Disease Detection in Cotton field using Deep Learning through UAV Imagery /
Anwar Iqbal
- 99p. Soft Copy 30cm
Cotton sustains the textile economies of 80+ countries with annual yield of 113 million bales, yet 30–60 % yield losses are still attributed to viral, bacterial and fungal diseases that remain undetected until manual field scouting. To address this critical issue, the use of Unmanned-aerial-vehicle (UAV) imagery combined with deep learning offers a scalable early-warning system, but existing models suffer from low early-stage accuracy, poor transferability and high computational cost.
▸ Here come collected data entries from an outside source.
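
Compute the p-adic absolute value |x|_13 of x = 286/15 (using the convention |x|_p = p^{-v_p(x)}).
|286/15|_13 = 1/13

Step 1 — compute v_13(x) by factoring powers of 13 out of the numerator and denominator: v_13(286/15) = 1. Step 2 — apply |x|_p = p^{-v_p(x)} = 13^{-1} = 1/13.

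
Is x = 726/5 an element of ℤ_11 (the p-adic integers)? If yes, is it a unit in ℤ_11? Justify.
x ∈ ℤ_11 but not a unit; v_11(x) = 2 > 0

ℤ_11 = {x ∈ ℚ_11 : v_11(x) ≥ 0} and ℤ_11^× = {x ∈ ℤ_11 : v_11(x) = 0}. Here v_11(726/5) = v_11(num) − v_11(den) = 2; compare against these criteria.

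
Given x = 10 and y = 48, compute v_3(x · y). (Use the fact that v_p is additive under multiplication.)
v_3(480) = 1

v_p(x) = 0 (factor: 10 = 3^0 · 10); v_p(y) = 1 (factor: 48 = 3^1 · 16). Additivity: v_p(xy) = v_p(x) + v_p(y) = 0 + 1 = 1. (Direct check: xy = 480 = 3^1 · (160).)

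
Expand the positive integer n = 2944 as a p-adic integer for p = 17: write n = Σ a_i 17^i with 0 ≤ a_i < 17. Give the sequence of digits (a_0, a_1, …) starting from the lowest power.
(a_0, a_1, …) = (3, 3, 10)

Repeated division by 17 gives the digits low-to-high: 2944 = 3 + 3·17^1 + 10·17^2. Digit sequence: (3, 3, 10).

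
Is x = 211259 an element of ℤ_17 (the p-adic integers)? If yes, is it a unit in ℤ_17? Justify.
x ∈ ℤ_17 but not a unit; v_17(x) = 3 > 0

ℤ_17 = {x ∈ ℚ_17 : v_17(x) ≥ 0} and ℤ_17^× = {x ∈ ℤ_17 : v_17(x) = 0}. Here v_17(211259) = v_17(num) − v_17(den) = 3; compare against these criteria.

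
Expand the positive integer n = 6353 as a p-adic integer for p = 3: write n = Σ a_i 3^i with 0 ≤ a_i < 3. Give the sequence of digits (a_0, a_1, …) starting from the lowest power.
(a_0, a_1, …) = (2, 2, 0, 1, 0, 2, 2, 2)

Repeated division by 3 gives the digits low-to-high: 6353 = 2 + 2·3^1 + 1·3^3 + 2·3^5 + 2·3^6 + 2·3^7. Digit sequence: (2, 2, 0, 1, 0, 2, 2, 2).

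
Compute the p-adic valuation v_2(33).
v_2(33) = 0

v_2(n) is the largest exponent k such that 2^k divides n. Factor out: 33 = 2^0 · 33. (Sign doesn't affect v_p.) So v_2(33) = 0.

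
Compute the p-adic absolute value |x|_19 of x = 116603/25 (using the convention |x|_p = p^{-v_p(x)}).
|116603/25|_19 = 1/6859

Step 1 — compute v_19(x) by factoring powers of 19 out of the numerator and denominator: v_19(116603/25) = 3. Step 2 — apply |x|_p = p^{-v_p(x)} = 19^{-3} = 1/6859.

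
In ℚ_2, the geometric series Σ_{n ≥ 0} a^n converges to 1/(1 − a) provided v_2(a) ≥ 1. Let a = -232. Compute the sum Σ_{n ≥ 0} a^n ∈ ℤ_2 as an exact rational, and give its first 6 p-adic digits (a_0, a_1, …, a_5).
Σ a^n = 1/(1 − a) = 1/233;  first 6 digits = (1, 0, 0, 1, 1, 0)

v_2(a) = 3 ≥ 1, so the series converges in ℤ_2 to 1/(1 − a) = 1/(1 − (-232)) = 1/233. Expand this rational in ℤ_2: compute digits iteratively via d_i = x_i mod 2, x_{i+1} = (x_i − d_i)/2. The first 6 digits are (1, 0, 0, 1, 1, 0).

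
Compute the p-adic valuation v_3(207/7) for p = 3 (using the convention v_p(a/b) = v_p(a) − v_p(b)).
v_3(207/7) = 2

Factor powers of 3 from the numerator and denominator of the reduced fraction: 207 = 3^2 · 23 and 7 = 3^0 · 7. Apply v_p(a/b) = v_p(a) − v_p(b): v_3(207/7) = 2 − 0 = 2.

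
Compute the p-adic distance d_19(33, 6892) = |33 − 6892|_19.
d_19(33, 6892) = 1/6859

Step 1 — x − y = 33 − 6892 = -6859. Step 2 — v_19(-6859) = 3 (factor: -6859 = −(19^3 · 1); the sign does not affect v_p). Step 3 — |x − y|_19 = 19^{-3} = 1/6859.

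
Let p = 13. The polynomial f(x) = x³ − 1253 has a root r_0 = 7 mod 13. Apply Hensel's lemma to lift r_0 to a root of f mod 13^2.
r_1 = 150 (mod 169)

Hensel: r_{i+1} = r_i − f(r_i)/f′(r_i) mod 13^{i+2}, where f′(x) = 3x². Iterate:
  r_0 = 7 (mod 13)
  r_1 = 150 (mod 169)
Final: r = 150 with f(r) ≡ 0 mod 13^2.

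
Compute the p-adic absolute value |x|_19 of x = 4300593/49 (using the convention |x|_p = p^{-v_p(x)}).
|4300593/49|_19 = 1/130321

Step 1 — compute v_19(x) by factoring powers of 19 out of the numerator and denominator: v_19(4300593/49) = 4. Step 2 — apply |x|_p = p^{-v_p(x)} = 19^{-4} = 1/130321.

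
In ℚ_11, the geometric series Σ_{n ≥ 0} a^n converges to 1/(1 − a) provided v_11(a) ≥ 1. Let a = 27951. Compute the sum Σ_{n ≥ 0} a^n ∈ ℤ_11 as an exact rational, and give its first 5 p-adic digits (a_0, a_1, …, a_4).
Σ a^n = 1/(1 − a) = -1/27950;  first 5 digits = (1, 0, 0, 10, 1)

v_11(a) = 3 ≥ 1, so the series converges in ℤ_11 to 1/(1 − a) = 1/(1 − 27951) = -1/27950. Expand this rational in ℤ_11: compute digits iteratively via d_i = x_i mod 11, x_{i+1} = (x_i − d_i)/11. The first 5 digits are (1, 0, 0, 10, 1).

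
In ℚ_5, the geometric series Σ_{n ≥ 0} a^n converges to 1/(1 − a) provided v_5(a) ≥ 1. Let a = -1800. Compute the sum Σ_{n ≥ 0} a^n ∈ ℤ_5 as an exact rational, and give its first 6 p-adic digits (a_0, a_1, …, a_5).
Σ a^n = 1/(1 − a) = 1/1801;  first 6 digits = (1, 0, 3, 0, 1, 1)

v_5(a) = 2 ≥ 1, so the series converges in ℤ_5 to 1/(1 − a) = 1/(1 − (-1800)) = 1/1801. Expand this rational in ℤ_5: compute digits iteratively via d_i = x_i mod 5, x_{i+1} = (x_i − d_i)/5. The first 6 digits are (1, 0, 3, 0, 1, 1).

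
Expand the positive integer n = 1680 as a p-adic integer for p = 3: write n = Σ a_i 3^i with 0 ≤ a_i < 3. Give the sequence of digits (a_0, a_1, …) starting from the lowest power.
(a_0, a_1, …) = (0, 2, 0, 2, 2, 0, 2)

Repeated division by 3 gives the digits low-to-high: 1680 = 2·3^1 + 2·3^3 + 2·3^4 + 2·3^6. Digit sequence: (0, 2, 0, 2, 2, 0, 2).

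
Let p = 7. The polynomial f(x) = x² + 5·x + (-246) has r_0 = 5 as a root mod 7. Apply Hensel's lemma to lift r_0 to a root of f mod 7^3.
r_2 = 201 (mod 343)

Hensel: r_{i+1} = r_i − f(r_i)·(f′(r_i))^{-1} mod 7^{i+2}, f′(x) = 2x + 5. Iterate:
  r_0 = 5 (mod 7)
  r_1 = 5 (mod 49)
  r_2 = 201 (mod 343)
Final: r = 201 satisfies f(r) ≡ 0 mod 7^3.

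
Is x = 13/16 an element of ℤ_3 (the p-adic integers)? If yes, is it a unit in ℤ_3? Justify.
x ∈ ℤ_3^× (unit); v_3(x) = 0

ℤ_3 = {x ∈ ℚ_3 : v_3(x) ≥ 0} and ℤ_3^× = {x ∈ ℤ_3 : v_3(x) = 0}. Here v_3(13/16) = v_3(num) − v_3(den) = 0; compare against these criteria.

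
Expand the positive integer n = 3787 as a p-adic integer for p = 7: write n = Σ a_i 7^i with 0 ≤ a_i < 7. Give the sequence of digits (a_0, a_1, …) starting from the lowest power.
(a_0, a_1, …) = (0, 2, 0, 4, 1)

Repeated division by 7 gives the digits low-to-high: 3787 = 2·7^1 + 4·7^3 + 1·7^4. Digit sequence: (0, 2, 0, 4, 1).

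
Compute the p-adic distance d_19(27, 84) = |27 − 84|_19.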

In this paper, we propose Cotton-Vision, a fully convolutional single-stage detector that synergizes three lightweight architectural innovations. The architectural changes include ghost bottleneck modules for 20 % parameter reduction, efficient channel-attention (ECA) for adaptive feature recalibration, and cross-stage partial (CSP) fusion for enriched gradient flow. The network is trained on local datasets of cotton collected from 7 different fields and comprised 2700+ drone images from local cotton farms in Punjab Province of Pakistan. Extensive augmentation (rotation, shear, exposure, saturation) yields 11704 training samples. On a held-out test set, Cotton-vision achieved a precision of 97.7%, a recall of 77.7%, a mAP@50 of 85.6%, and a mAP@50-95 of 76.6%. These results represent 10-20% improvement in precision, recall and mAP over the leading models, including YOLOv5, YOLOv8, YOLOv11, YOLOv12, RT-DETR and RF-DTR. Through a comprehensive ablation study, we demonstrate that each of our proposed architectural enhancements contributes to the model's superior performance with 12%-16% improvement from the base model. Our findings confirm that this synergy of lightweight and attention-based modules provides a robust and computationally viable solution for early cotton disease detection.